While it is now possible to use Progressive Web Apps on the iOS platform, Apple has been less than enthusiastic about bringing full Progressive Web App (PWA) functionality that users on other platforms enjoy to iOS.
For a long time, iOS resisted supporting Progressive Web Apps, but as the popularity of these web apps grew, Apple had no choice but to support PWAs.
How do Progressive Web Apps on iOS differ from other platforms? If your organization wants to build a Progressive Web App, what limitations will it face from iOS?
These are essential questions to ask as you consider the best approach to app development for your business. This post will answer those questions for you, but first, we’ll quickly review the basics of Progressive Web Apps in case you are unfamiliar with the concept.
What Is a Progressive Web App?
As web traffic increasingly becomes more mobile-centric, websites begin taking on many qualities commonly seen in mobile apps.
A Progressive Web App is a website that acts like a mobile app with offline functionality, push notifications, and other standard features.
The benefits of this development approach should be apparent. Instead of developing native apps with specialized languages and frameworks, developers can build a Progressive Web App that looks like a native app using basic web technologies.
Instead of building two native apps to reach Android and iOS users, organizations can build a single Progressive Web App that can be downloaded on any mobile device or platform.
Not only does this significantly reduce development time and costs, but it also helps organizations avoid stringent reviews from app stores.
Progressive Web Apps and iOS: A Brief History
The term Progressive Web App would not be coined until 2015, and despite Apple’s reluctance to embrace Progressive Web Apps, you might be surprised to learn that the first high-profile person to share the benefits of using the web standard for app development was Steve Jobs in 2007 at an iPhone launch event.
In his 2007 speech, Jobs encouraged developers to build PWAs since they easily integrated with the iPhone. However, a few months after this speech, the Apple App Store was launched, and Apple’s stance toward web apps shifted tremendously.
In 2015, a developer at Google officially introduced the PWA development standard. However, Apple would not embrace PWAs until 2018, and even then, it did not fully. Instead, Apple continues to prioritize native apps.
The Limitations of PWAs on iOS
If you want to build a PWA for iOS, there will be limitations you won’t face on other platforms. Apple has yet to fully embrace web platform apps, but in 2023, developers will get more capabilities already available on Android and Windows platforms.
The main limitations of PWAs on iOS include the following:
- Web App Manifest
- Lack of access to native components
- Weak service workers
- Storage access
Web App Manifest
The Web Application Manifest is a file that makes the PWA look like a mobile app. On other platforms, this file enables developers to set custom app icons, disable the address bar, and download the app to the home screen.

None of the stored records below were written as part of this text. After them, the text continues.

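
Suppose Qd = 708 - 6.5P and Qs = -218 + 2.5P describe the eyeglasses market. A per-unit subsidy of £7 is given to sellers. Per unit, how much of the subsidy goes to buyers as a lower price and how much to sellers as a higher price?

Pre-subsidy: 708 - 6.5P = -218 + 2.5P gives P* = 926/9, Q* = 353/9.
With the subsidy, sellers receive Ps = Pb + 7 for each unit, where Pb is the price buyers pay.
Supply in terms of Pb becomes Qs = -218 + 2.5(Pb + 7) = -200.5 + 2.5Pb. Setting this equal to demand: 708 - 6.5Pb = -200.5 + 2.5Pb, so Pb = 1817/18.
Sellers receive Ps = 1817/18 + 7 = 1943/18; Q' = 708 − 6.5·(1817/18) = 1867/36.
Buyers' price falls by P* − Pb = 926/9 − 1817/18 = 35/18; sellers' price rises by Ps − P* = 1943/18 − 926/9 = 91/18.

Buyers gain 35/18 per unit; sellers gain 91/18 per unit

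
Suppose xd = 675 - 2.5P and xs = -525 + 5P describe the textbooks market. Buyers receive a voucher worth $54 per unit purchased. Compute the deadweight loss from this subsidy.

Pre-subsidy: 675 - 2.5P = -525 + 5P gives P* = 160, x* = 275.
With the rebate, buyers effectively pay Pb = Ps − 54, where Ps is the price sellers receive.
Demand in terms of Ps becomes xd = 675 − 2.5(Ps − 54) = 810 - 2.5Ps. Setting this equal to supply: 810 - 2.5Ps = -525 + 5Ps, so Ps = 178.
Buyers pay Pb = 178 − 54 = 124; x' = -525 + 5·178 = 365.
The subsidy expands output by 365 − 275 = 90 past the efficient level; on those units the gap between marginal cost and willingness to pay runs from 0 up to 54.
DWL = ½ × 54 × 90 = 2430.

Deadweight loss = $2430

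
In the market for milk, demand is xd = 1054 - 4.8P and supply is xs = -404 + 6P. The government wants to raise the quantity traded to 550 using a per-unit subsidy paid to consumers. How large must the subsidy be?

At x = 550, invert demand for the buyer price: Pb = (1054 − 550)/4.8 = 105; invert supply for the seller price: Ps = (550 − (-404))/6 = 159.
The subsidy must fill the gap: s = Ps − Pb = 159 − 105 = 54.

Required subsidy s = 54 per unit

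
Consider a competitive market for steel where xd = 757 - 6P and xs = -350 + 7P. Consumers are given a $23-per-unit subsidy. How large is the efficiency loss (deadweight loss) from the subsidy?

Pre-subsidy: 757 - 6P = -350 + 7P gives P* = 1107/13, x* = 3199/13.
With the rebate, buyers effectively pay Pb = Ps − 23, where Ps is the price sellers receive.
Demand in terms of Ps becomes xd = 757 − 6(Ps − 23) = 895 - 6Ps. Setting this equal to supply: 895 - 6Ps = -350 + 7Ps, so Ps = 1245/13.
Buyers pay Pb = 1245/13 − 23 = 946/13; x' = -350 + 7·(1245/13) = 4165/13.
The subsidy expands output by 4165/13 − 3199/13 = 966/13 past the efficient level; on those units the gap between marginal cost and willingness to pay runs from 0 up to 23.
DWL = ½ × 23 × 966/13 = 11109/13.

Deadweight loss = 11109/13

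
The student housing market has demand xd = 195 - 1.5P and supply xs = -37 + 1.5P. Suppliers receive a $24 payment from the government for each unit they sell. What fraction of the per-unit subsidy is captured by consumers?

Consumer share = 0.5

Pre-subsidy: 195 - 1.5P = -37 + 1.5P gives P* = 232/3, x* = 79.
With the subsidy, sellers receive Ps = Pb + 24 for each unit, where Pb is the price buyers pay.
Supply in terms of Pb becomes xs = -37 + 1.5(Pb + 24) = -1 + 1.5Pb. Setting this equal to demand: 195 - 1.5Pb = -1 + 1.5Pb, so Pb = 196/3.
Sellers receive Ps = 196/3 + 24 = 268/3; x' = 195 − 1.5·(196/3) = 97.
Buyers' price falls by P* − Pb = 232/3 − 196/3 = 12; sellers' price rises by Ps − P* = 268/3 − 232/3 = 12.
So consumers capture 12/24 = 0.5 of each unit of subsidy.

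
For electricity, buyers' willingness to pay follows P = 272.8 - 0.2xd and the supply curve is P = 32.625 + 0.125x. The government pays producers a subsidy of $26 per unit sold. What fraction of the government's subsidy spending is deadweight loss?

DWL / government spending = 40/819

Pre-subsidy: 272.8 - 0.2x = 32.625 + 0.125x gives x* = 739 and P* = 125.
With the subsidy, sellers receive Ps = Pb + 26 for each unit, where Pb is the price buyers pay.
On the curves, Pb = 272.8 - 0.2x and Ps = 32.625 + 0.125x; the wedge Ps − Pb = 26 gives 32.625 + 0.125x − (272.8 - 0.2x) = 26, so x' = 819.
Then Pb = 272.8 − 0.2·819 = 109 and Ps = 32.625 + 0.125·819 = 135.
ΔCS = ½(739 + 819)(125 − 109) = 12464; ΔPS = ½(739 + 819)(135 − 125) = 7790.
Government spending = 26 × 819 = 21294.
DWL = ½ × 26 × (819 − 739) = 1040; fraction = 1040 / 21294 = 40/819.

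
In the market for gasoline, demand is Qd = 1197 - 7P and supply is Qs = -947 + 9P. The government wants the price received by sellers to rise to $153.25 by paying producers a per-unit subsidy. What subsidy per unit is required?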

iOS severely limits the capabilities of the Web Application Manifest. For example, iOS does not use the app icon specified in the manifest. In addition, if you want to create custom splash screens or enable standalone performance, you must write additional code.
Competing platforms allow all these elements to be specified in the Web Application Manifest without additional code.
Lack of Access to Native Components
PWAs cannot access native iOS components like ARKit, Bluetooth, iMessage, FaceTime, etc., which limits PWAs and keeps them from offering dynamic services.
It will be hard to convince users to adopt web applications that cannot offer the fundamental experiences that mobile apps offer. In addition, iOS’s decision to limit PWA access to native components means fewer organizations will be interested in building PWAs for iOS.
Android offers PWA developers far greater access to native components and apps. Apple likes to maintain strict control over its ecosystem. There is a strict App Store quality test apps must pass before they can even get listed on the App Store.
By limiting the abilities of PWAs, Apple can maintain greater control over its platform.
Weak Service Workers
Service workers are responsible for push notifications, background sync, and offline capabilities. Unfortunately, iOS limits the ability of service workers to provide these services to PWAs. Without these services, it is hard to provide a great app experience to users.
There is a little bit of good news for PWA developers. With iOS 16.4, PWAs will be able to send push notifications. This is an example of Apple gradually embracing PWAs. These apps are still not as capable on iOS, but they are getting closer to the performance offered on Android.
iOS drastically limits PWAs’ access to phone storage. As a result, PWAs cannot use as much storage as they want. Currently, PWAs can access up to 50 MB of storage. This is a minuscule amount of storage.
If you have a large application, you must build a native iOS app or cross-platform application instead of using the basic web platform technologies to build your app.
Apple is slowly shifting its stance on PWAs. However, the truth is that PWAs on Android are more capable than on iOS. This is because Apple likes to have greater control over its mobile platform. They have argued that this control enables them to deliver the highest quality User Experience.